The payment should probably go to a jurisdiction with a double taxation agreement with the US, like Holland or Ireland. In Ireland it's easy to setup a tax free corporation that sends all it's income to an offshore trust, where the money stays until Mr. May needs them.
Such a jurisdiction will have extensive information sharing provisions with the United States. If you're planning on secrecy, avoid jurisdictions with tax treaties. Also note that payments to an account for which Mr. May is the beneficiary can trigger realization in several circumstances. In this case the offshore entity can easily be classified as a Foreign Personal Holding Company. The resulting assets will be taxed per Subpart F income. (i.e. without regard to their distribution). If the offshore entity is held by U.S. stockholders it is going to cause major problems. If not it still has major problems. What you fail to mention is that in the event Mr. May actually holds the assets until his retirement, he will still have to deal with realization and full taxation when he taps into the funds. You also fail to mention the reporting requirements for U.S. citizens holding offshore assets of significant size. Because this plan can't seem to decide if it is secret or not, it has serious shortcomings.
This adds the requirement that the individuals or corporations receiving Mr. May's service be involved in this conspiracy. If they could have been, why do you need the offshore connection? Why not just conspire with them to pay Mr. May in cash and not report it?
They just deal with the vice president of a typical domestic consulting corporation. That the CEO of the company is an alcoholic living on a park bench (for the ultra cheep setup) is nobody's business. He's on permanent vacation for all they care.
The example given looked to take advantage of large numbers of fictitious employees all participating in the endeavor. This is foolish. Even in your example above, secrecy is poorly thought out. Either it is a tax avoidance plan, or it is a tax evasion plan. Which is it? Practically speaking I think you have merely altered the plan to adjust for my comments and are stuck between both fact scenerios now.
If your above scheme is intended merely to conceal funds it is a fairly poor example as it depends on the secrecy of each and every 'employee' of the company.
Only one individual and he's too drunk to remember anything.
See above. See also foreign personal holding company and passive income provisions. Wherever Mr. May sends his money it is still subject to taxation in the United States if Mr. May is a citizen. Structuring the payments to an offshore entity in an attempt to avoid taxation on those payments is an attempt to get the IRS to honor form over substance. Good luck.

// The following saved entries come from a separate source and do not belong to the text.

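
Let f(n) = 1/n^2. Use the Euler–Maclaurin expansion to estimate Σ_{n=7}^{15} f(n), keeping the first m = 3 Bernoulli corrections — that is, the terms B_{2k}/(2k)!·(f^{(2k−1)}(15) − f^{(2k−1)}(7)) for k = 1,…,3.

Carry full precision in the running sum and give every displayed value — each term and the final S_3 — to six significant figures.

The integral term ∫_7^15 1/x^2 dx = 0.0761905.
Endpoint term: (f(7) + f(15))/2 = (0.0204082 + 0.00444444)/2 = 0.0124263.
So far: 0.0886168.
k=1: B_{2}/(2)! × [f^{(1)}(15) − f^{(1)}(7)] = 1/12 × (-0.000592593 − (-0.00583090)) = 0.000436526.
After k=1: 0.0890533.
k=2: B_{4}/(4)! × [f^{(3)}(15) − f^{(3)}(7)] = −1/720 × (-3.16049e-05 − (-0.00142798)) = -1.93940e-06.
After k=2: 0.0890514.
k=3: B_{6}/(6)! × [f^{(5)}(15) − f^{(5)}(7)] = 1/30240 × (-4.21399e-06 − (-0.000874271)) = 2.87717e-08.

S_3 ≈ 0.0890514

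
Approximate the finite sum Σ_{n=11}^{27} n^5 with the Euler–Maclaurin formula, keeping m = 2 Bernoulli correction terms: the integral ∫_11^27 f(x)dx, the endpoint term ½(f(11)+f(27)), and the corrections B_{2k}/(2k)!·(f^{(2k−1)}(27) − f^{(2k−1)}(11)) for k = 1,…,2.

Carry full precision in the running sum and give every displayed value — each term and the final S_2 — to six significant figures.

The integral term ∫_11^27 x^5 dx = 6.42748e+07.
Boundary: ½(f(11) + f(27)) = ½(161051 + 1.43489e+07) = 7.25498e+06.
Integral + boundary = 7.15298e+07.
Order-1 term: 1/12 · (2.65720e+06 − 73205.0) = 215333.
After k=1: 7.17451e+07.
Order-2 term: −1/720 · (43740.0 − 7260.00) = -50.6667.

S_2 ≈ 7.17451e+07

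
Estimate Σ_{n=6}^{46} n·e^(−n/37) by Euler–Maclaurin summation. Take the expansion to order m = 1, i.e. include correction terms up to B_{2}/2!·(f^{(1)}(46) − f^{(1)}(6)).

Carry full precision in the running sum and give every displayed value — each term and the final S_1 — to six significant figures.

Integral: ∫_6^46 x·e^(−x/37) dx = 467.011.
½[f(6) + f(46)] = ½[5.10182 + 13.2686] = 9.18520.
Running total after boundary: 476.196.
Order-1 term: 1/12 · (-0.0701628 − 0.712416) = -0.0652149.

S_1 ≈ 476.131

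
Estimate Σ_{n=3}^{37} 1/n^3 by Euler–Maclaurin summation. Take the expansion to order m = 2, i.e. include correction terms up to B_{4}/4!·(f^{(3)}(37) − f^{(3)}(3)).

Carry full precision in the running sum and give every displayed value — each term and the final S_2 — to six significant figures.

∫_3^37 1/x^3 dx evaluates to 0.0551903.
½[f(3) + f(37)] = ½[0.0370370 + 1.97422e-05] = 0.0185284.
Running total after boundary: 0.0737187.
k=1: B_{2}/(2)! × [f^{(1)}(37) − f^{(1)}(3)] = 1/12 × (-1.60072e-06 − (-0.0370370)) = 0.00308629.
After k=1: 0.0768050.
k=2: B_{4}/(4)! × [f^{(3)}(37) − f^{(3)}(3)] = −1/720 × (-2.33852e-08 − (-0.0823045)) = -0.000114312.

S_2 ≈ 0.0766907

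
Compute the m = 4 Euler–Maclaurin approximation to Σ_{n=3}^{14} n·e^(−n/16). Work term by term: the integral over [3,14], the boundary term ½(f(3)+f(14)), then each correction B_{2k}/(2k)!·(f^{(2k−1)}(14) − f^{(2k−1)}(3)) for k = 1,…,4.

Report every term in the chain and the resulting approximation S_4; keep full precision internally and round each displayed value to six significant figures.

Integral: ∫_3^14 x·e^(−x/16) dx = 51.9311.
Endpoint term: (f(3) + f(14))/2 = (2.48709 + 5.83607)/2 = 4.16158.
Integral + boundary = 56.0927.
Order-1 term: 1/12 · (0.0521078 − 0.673586) = -0.0517899.
Running total after k=1: 56.0409.
Order-2 term: −1/720 · (0.00346028 − 0.00910799) = 7.84404e-06.
Running total after k=2: 56.0409.
Order-3 term: 1/30240 · (2.62383e-05 − 6.08780e-05) = -1.14549e-09.
Running total after k=3: 56.0409.
Order-4 term: −1/1209600 · (1.52187e-07 − 3.36633e-07) = 1.52485e-13.

S_4 ≈ 56.0409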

Continue your participation in such a plan. I will send you cigs.
Thanks, but I can afford Cuban cigars. I'm selling setup's like the above for a very nice fee.
Caveat emptor. (What's the name of your firm by the way? Or do you prefer to keep it concealed? I would think you'd advertize it here if you had anything worth selling). Your ilk, (other examples of which can be found in the back of The Economist, and Soldier of Fortune), are a small step above "get rich quick" types. Off the shelf companies and trusts have their uses but anyone proposing to sell a standard tax avoidance/evasion setup off the shelf should trigger major alarm bells. Cuban's will serve you better in a federal country club than cigs, this I admit.
And this is the kiddie version of serious tax planning. After all, Mr.May would still pay taxes on his domestic spending.
I think calling this any kind of version of serious tax planning is inaccurate.